Viernes, 15 de diciembre de 2006 | Hoy
CINE › “MBYA, TIERRA EN ROJO”
Un documental que explora la relación de los guaraníes con la llamada “civilización”.
Por Horacio Bernades
MBYA, TIERRA EN ROJO
Argentina/Inglaterra, 2005.
Dirección, guión y fotografía:
Philip Cox y Valeria Mapelman.
“A mí las que más me gustan son las de 007”, dice el hombre de tez oscura, mientras recorre los anaqueles de un videoclub misionero. Qué clase de relación tienen él y los restantes miembros de su etnia con aquello que llamamos “civilización” es la pregunta que parece haber movilizado a los realizadores de Mbya, tierra en rojo. La misma pregunta se refleja y se refracta a lo largo de la película entera, dejando ver las dosis de recelo y admiración, de fascinación y desprecio, de distancia y memoria, de soberbia y explotación de las que esa relación está hecha. El documental que hoy se estrena en tres salas de capital desarrolla ese múltiple juego de pares sin apelar al menor subrayado, confiando en la sencilla elocuencia de los hechos. Y lo resuelve con un aparente happy end, del que los títulos del final sugieren desconfiar.
Escrita, bellamente fotografiada y codirigida por el escocés Philip Cox (especializado en documentales sobre pueblos originarios) y la argentina Valeria Mapelman, esta coproducción de la que participa Matanza (la compañía de Pablo Trapero) hace foco en los Mbya Guaraní, comunidad arrasada durante la conquista de América y actualmente reducida al mínimo. No se espere de este breve documental (dura poco más de una hora) un off explicativo, declaraciones altisonantes y pretensiones de abarcar el tema “en su totalidad”. Mucho más sensatamente, Cox y Mapelman prefirieron registrar fragmentos de la vida cotidiana de los Mbya, volcándolos en forma de breves viñetas, en más de un caso humorísticas. “El hombre blanco nace de gusanos”, le explica uno de los miembros de la comunidad a un misionero evangelista. Es difícil saber si se trata de mito, desinformación o simple tomadura de pelo, teniendo en cuenta que el aborigen termina la conversación impugnando a Cristo y reivindicando los dioses propios.

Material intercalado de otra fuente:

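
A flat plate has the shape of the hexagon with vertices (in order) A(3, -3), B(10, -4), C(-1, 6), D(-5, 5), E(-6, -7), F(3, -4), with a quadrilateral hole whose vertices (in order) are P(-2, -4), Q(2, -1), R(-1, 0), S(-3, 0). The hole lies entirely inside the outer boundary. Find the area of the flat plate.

Outer boundary:
Σ = (18) + (56) + (25) + (65) + (45) + (3) = 212
Area = |Σ|/2 = 106.
Hole:
Apply Gauss's area formula: 2A = Σ (x_i·y_{i+1} − x_{i+1}·y_i), indices taken mod 4.
Cross-terms: 10, -1, 0, 12  ⇒  Σ = 21
Area = |Σ|/2 = 10.5.
Net area = 106 − 10.5 = 95.5.

95.5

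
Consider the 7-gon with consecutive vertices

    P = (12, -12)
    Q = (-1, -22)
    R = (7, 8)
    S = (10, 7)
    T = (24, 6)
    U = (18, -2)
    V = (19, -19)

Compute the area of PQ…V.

Apply the surveyor's formula: 2A = Σ (x_i·y_{i+1} − x_{i+1}·y_i), indices taken mod 7.
Σ = (-276) + (146) + (-31) + (-108) + (-156) + (-304) + (0) = -729
Area = |Σ|/2 = 364.5.

364.5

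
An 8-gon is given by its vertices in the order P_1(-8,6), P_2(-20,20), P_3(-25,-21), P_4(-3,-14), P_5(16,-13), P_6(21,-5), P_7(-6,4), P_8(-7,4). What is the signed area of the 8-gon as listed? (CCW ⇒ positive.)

Apply the shoelace formula: 2A = Σ (x_i·y_{i+1} − x_{i+1}·y_i), indices taken mod 8.
P_1→P_2: (-8)(20) − (-20)(6) = -40
P_2→P_3: (-20)(-21) − (-25)(20) = 920
P_3→P_4: (-25)(-14) − (-3)(-21) = 287
P_4→P_5: (-3)(-13) − (16)(-14) = 263
P_5→P_6: (16)(-5) − (21)(-13) = 193
P_6→P_7: (21)(4) − (-6)(-5) = 54
P_7→P_8: (-6)(4) − (-7)(4) = 4
P_8→P_1: (-7)(6) − (-8)(4) = -10
Σ = 1671
Signed area = Σ/2 = 835.5 (positive ⇒ counter-clockwise traversal).

835.5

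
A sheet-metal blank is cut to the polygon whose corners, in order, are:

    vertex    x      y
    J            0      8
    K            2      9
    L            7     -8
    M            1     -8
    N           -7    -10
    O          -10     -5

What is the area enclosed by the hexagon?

177

Apply Gauss's area formula: 2A = Σ (x_i·y_{i+1} − x_{i+1}·y_i), indices taken mod 6.
Cross-terms: -16, -79, -48, -66, -65, -80  ⇒  Σ = -354
Area = |Σ|/2 = 177.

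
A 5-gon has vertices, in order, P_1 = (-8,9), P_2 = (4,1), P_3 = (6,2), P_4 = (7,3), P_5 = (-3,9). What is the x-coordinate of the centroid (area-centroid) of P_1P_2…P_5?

Apply the shoelace formula. First the cross-terms c_i = x_i·y_{i+1} − x_{i+1}·y_i:
  -44, 2, 4, 72, 45  ⇒  2A = 79, A = 39.5.
Then Σ (x_i + x_{i+1})·c_i = 41, so x̄ = 41 / (6·39.5) = 41/237.

41/237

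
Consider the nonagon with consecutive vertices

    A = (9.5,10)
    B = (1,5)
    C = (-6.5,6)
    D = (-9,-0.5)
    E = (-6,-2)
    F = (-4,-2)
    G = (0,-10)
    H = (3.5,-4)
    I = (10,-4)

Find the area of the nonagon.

Apply the shoelace (surveyor's) formula: 2A = Σ (x_i·y_{i+1} − x_{i+1}·y_i), indices taken mod 9.
A→B: (9.5)(5) − (1)(10) = 37.5
B→C: (1)(6) − (-6.5)(5) = 38.5
C→D: (-6.5)(-0.5) − (-9)(6) = 57.25
D→E: (-9)(-2) − (-6)(-0.5) = 15
E→F: (-6)(-2) − (-4)(-2) = 4
F→G: (-4)(-10) − (0)(-2) = 40
G→H: (0)(-4) − (3.5)(-10) = 35
H→I: (3.5)(-4) − (10)(-4) = 26
I→A: (10)(10) − (9.5)(-4) = 138
Σ = 391.25
Area = |Σ|/2 = 195.625.

195.625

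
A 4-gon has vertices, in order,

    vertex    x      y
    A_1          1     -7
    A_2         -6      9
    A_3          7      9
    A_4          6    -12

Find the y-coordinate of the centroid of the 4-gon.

Apply the shoelace formula. First the cross-terms c_i = x_i·y_{i+1} − x_{i+1}·y_i:
  -33, -117, -138, -30  ⇒  2A = -318, A = -159.
Then Σ (y_i + y_{i+1})·c_i = -1188, so ȳ = -1188 / (6·(-159)) = 66/53.

66/53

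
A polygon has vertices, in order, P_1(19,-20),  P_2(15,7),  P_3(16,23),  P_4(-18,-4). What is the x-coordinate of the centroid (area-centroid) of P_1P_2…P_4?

219/44

Apply the shoelace (surveyor's) formula. First the cross-terms c_i = x_i·y_{i+1} − x_{i+1}·y_i:
  433, 233, 350, 436  ⇒  2A = 1452, A = 726.
Then Σ (x_i + x_{i+1})·c_i = 21681, so x̄ = 21681 / (6·726) = 219/44.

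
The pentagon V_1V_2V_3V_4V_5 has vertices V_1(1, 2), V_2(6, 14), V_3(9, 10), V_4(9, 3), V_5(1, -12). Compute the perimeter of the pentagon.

|V_1V_2| = √((5)² + (12)²) = √169 = 13
|V_2V_3| = √((3)² + (-4)²) = √25 = 5
|V_3V_4| = √((0)² + (-7)²) = √49 = 7
|V_4V_5| = √((-8)² + (-15)²) = √289 = 17
|V_5V_1| = √((0)² + (14)²) = √196 = 14
Perimeter = 13 + 5 + 7 + 17 + 14 = 56.

56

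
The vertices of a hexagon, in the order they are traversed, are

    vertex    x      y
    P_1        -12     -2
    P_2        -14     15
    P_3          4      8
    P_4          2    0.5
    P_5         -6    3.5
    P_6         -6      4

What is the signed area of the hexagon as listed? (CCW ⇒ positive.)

Apply the shoelace (surveyor's) formula: 2A = Σ (x_i·y_{i+1} − x_{i+1}·y_i), indices taken mod 6.
Σ = (-208) + (-172) + (-14) + (10) + (-3) + (60) = -327
Signed area = Σ/2 = -163.5 (negative ⇒ clockwise traversal).

-163.5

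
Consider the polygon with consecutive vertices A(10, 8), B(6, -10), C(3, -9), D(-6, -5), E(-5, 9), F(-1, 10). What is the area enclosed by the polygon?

234.5

Apply the shoelace formula: 2A = Σ (x_i·y_{i+1} − x_{i+1}·y_i), indices taken mod 6.
A→B: (10)(-10) − (6)(8) = -148
B→C: (6)(-9) − (3)(-10) = -24
C→D: (3)(-5) − (-6)(-9) = -69
D→E: (-6)(9) − (-5)(-5) = -79
E→F: (-5)(10) − (-1)(9) = -41
F→A: (-1)(8) − (10)(10) = -108
Σ = -469
Area = |Σ|/2 = 234.5.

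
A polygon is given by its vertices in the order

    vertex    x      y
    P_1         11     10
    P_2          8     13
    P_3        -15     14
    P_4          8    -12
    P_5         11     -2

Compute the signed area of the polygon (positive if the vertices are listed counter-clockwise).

Apply Gauss's area formula: 2A = Σ (x_i·y_{i+1} − x_{i+1}·y_i), indices taken mod 5.
P_1→P_2: (11)(13) − (8)(10) = 63
P_2→P_3: (8)(14) − (-15)(13) = 307
P_3→P_4: (-15)(-12) − (8)(14) = 68
P_4→P_5: (8)(-2) − (11)(-12) = 116
P_5→P_1: (11)(10) − (11)(-2) = 132
Σ = 686
Signed area = Σ/2 = 343 (positive ⇒ counter-clockwise traversal).

343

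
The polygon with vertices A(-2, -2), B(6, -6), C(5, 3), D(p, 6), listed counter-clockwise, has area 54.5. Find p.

1

Write out the shoelace sum; only the two edges meeting at D involve p:
2·Area = [(5·6 − p·3) + (p·(-2) − (-2)·6)] + 72
       = -5·p + 114 = 109
⇒ p = 1.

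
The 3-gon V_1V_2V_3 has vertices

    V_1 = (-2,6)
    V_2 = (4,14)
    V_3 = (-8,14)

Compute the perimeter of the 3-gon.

|V_1V_2| = √((6)² + (8)²) = √100 = 10
|V_2V_3| = √((-12)² + (0)²) = √144 = 12
|V_3V_1| = √((6)² + (-8)²) = √100 = 10
Perimeter = 10 + 12 + 10 = 32.

32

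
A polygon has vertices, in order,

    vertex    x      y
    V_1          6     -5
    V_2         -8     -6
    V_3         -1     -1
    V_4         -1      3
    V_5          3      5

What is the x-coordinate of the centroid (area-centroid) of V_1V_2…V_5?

97/137

Apply Gauss's area formula. First the cross-terms c_i = x_i·y_{i+1} − x_{i+1}·y_i:
  -76, 2, -4, -14, -45  ⇒  2A = -137, A = -68.5.
Then Σ (x_i + x_{i+1})·c_i = -291, so x̄ = -291 / (6·(-68.5)) = 97/137.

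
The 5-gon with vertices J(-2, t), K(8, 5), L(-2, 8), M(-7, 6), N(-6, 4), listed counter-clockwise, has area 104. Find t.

-6

Write out the shoelace sum; only the two edges meeting at J involve t:
2·Area = [((-6)·t − (-2)·4) + ((-2)·5 − 8·t)] + 126
       = -14·t + 124 = 208
⇒ t = -6.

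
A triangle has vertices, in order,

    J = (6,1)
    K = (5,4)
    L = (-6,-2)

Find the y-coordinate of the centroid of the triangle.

1

Apply the shoelace (surveyor's) formula. First the cross-terms c_i = x_i·y_{i+1} − x_{i+1}·y_i:
  19, 14, 6  ⇒  2A = 39, A = 19.5.
Then Σ (y_i + y_{i+1})·c_i = 117, so ȳ = 117 / (6·19.5) = 1.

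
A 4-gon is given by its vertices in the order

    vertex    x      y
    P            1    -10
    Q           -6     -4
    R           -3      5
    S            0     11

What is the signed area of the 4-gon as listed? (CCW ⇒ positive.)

Apply the surveyor's formula: 2A = Σ (x_i·y_{i+1} − x_{i+1}·y_i), indices taken mod 4.
P→Q: (1)(-4) − (-6)(-10) = -64
Q→R: (-6)(5) − (-3)(-4) = -42
R→S: (-3)(11) − (0)(5) = -33
S→P: (0)(-10) − (1)(11) = -11
Σ = -150
Signed area = Σ/2 = -75 (negative ⇒ clockwise traversal).

-75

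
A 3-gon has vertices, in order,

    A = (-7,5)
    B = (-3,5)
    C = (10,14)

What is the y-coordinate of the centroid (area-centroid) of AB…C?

8

Apply the surveyor's formula. First the cross-terms c_i = x_i·y_{i+1} − x_{i+1}·y_i:
  -20, -92, 148  ⇒  2A = 36, A = 18.
Then Σ (y_i + y_{i+1})·c_i = 864, so ȳ = 864 / (6·18) = 8.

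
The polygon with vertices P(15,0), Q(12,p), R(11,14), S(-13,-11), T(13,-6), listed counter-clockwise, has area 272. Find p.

1

The doubled signed area Σ (x_i y_{i+1} − x_{i+1} y_i) is linear in p.
With p=0 it equals 540; the coefficient of p is 4 (from the two edges through Q).
So 4·p + 540 = 2·272 = 544 ⇒ p = 1.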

Habitantes del valle de Kuña de Piru desde hace siglos, los Mbya se hallan divididos en dos comunidades misioneras, establecidas en Flor del Monte y Tierra Colorada. Menos de un centenar de integrantes en total, hablan un poco de guaraní, otro poco de castellano y bastante de una lengua de fusión, a la que podría ponérsele el nombre de castellaní. Mbya, tierra en rojo los capta en situaciones a las que un ensayo antropológico agruparía en secciones como “Religión”, “Organización social”, “Propiedad de la tierra”, “Sexo y familia” y “Fiestas comunitarias”. Pecando tal vez de cierta corrección política (al alcohol, peleas e infidelidades se los menciona, pero casi no se los ve), Cox y Mapelman reniegan de todo enciclopedismo, limitándose a ilustrar esos ítems con brochazos de aspecto casual. “Escuché algo... Se cayeron unos edificios... Me dijeron que hubo muchos muertos... ”, comenta un perplejo Marcelo y el espectador comprende que eso tiene lugar en septiembre de 2001, poco después del día 11.
Cirilo, cuya esposa está a punto de dar a luz, confiesa que se enamoró de otra chica y se resigna a pelearse con el suegro a palazos, “como en la tribu”. Sebastián llega con un puma al que acaba de cazar y dice que jamás irá a trabajar a los yerbatales. Poco más tarde se entiende por qué: a él y a varios más, los yerbateros los dejan pagando, tras haberlos empleado como jornaleros. Al interceder por ellos, la cámara del realizador termina zarandeada por el capataz. Delante de una foto de De la Rúa, el intendente de la zona no se pone colorado cuando dice que “los indios son vagos”. Enseguida se abraza con el cacique. Alentados por una religiosa y asesorados por un especialista en derecho aborigen, varios de ellos viajan hasta la remotísima Buenos Aires para reclamar por sus tierras, largamente apropiadas por la Universidad de La Plata. El decano promete una pronta devolución; conviene quedarse a ver los títulos finales para ver en qué terminó esa promesa.
“Es muy grande, pero le falta un buen monte para cagar”, se queja Marcelo en la esquina de Florida y Lavalle, mirando para todos lados sin encontrar una maldita mata de pasto. Ya los va a cagar el hombre blanco en una ciudad cercana, como lo viene haciendo desde hace más de quinientos años.